Novelist Edmund White, as quoted in a Bloomberg.com review by Craig Seligman of White’s new memoir, City Boy. Seligman: “What a blast it must have been to be gay in New York in the 60’s and 70’s, especially if you were, like Edmund White, young and attractive and smart and talented and a major slut.”

 

Life After Death

I had a segment on public radio’s Studio 360 this weekend about how the publisher, Scribner, has monkeyed with Ernest Hemingway’s memoir, A Movable Feast. Now an article in the Wall Street Journal by Alexandra Alter tells us that the world will soon be awash in monkey: this fall will see posthumous books by David Foster Wallace, William Styron, Graham Greene, Carl Jung and Kurt Vonnegut.Vintage just published a version of Mary Shelley’s Frankenstein without the editing of her husband, Percy.

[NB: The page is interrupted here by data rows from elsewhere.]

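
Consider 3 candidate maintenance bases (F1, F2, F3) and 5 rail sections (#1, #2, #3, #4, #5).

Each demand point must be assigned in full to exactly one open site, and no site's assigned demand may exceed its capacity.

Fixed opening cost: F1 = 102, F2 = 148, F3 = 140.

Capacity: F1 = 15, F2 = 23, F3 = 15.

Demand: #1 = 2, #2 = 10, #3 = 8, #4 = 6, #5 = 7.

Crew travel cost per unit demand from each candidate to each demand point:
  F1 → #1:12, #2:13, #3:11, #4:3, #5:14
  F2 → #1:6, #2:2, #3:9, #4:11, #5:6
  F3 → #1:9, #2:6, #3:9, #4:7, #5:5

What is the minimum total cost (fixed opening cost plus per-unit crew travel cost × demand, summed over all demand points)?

430

Open {F1, F2}; cheapest assignment that respects the capacities:
  F1 (cap 15, load 14): #3, #4 — cost 8×11 + 6×3 = 106
  F2 (cap 23, load 19): #1, #2, #5 — cost 2×6 + 10×2 + 7×6 = 74
  Shipping 180, fixed 250 → total 430.
  Any other capacity-feasible assignment to {F1, F2} ships for at least 180.
Compare {F2, F3}: its best feasible assignment gives total 469.
Compare {F1, F2, F3}: its best feasible assignment gives total 547.
Every other set of open sites that can feasibly serve all demand totals ≥ 469 even under its best assignment. Minimum: 430.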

The most interesting case is that of The Original of Laura, Vladimir Nabokov’s final book, which he had sketched out on 138 index cards, and which he instructed his family to burn upon his death. Nabokov’s son Dmitri kept the cards locked in a Swiss bank vault for decades, but last year announced that his father had appeared to him in a vision and told him to “go ahead and publish.” So Knopf is publishing the index cards soon; they’ll be detachable, such that readers can arrange them in whatever order they want. Sacrilege? Tribute? Some argue that if Franz Kafka’s executor had followed Kafka’s directive to burn his works, we wouldn’t have The Trial, The Castle, or Amerika.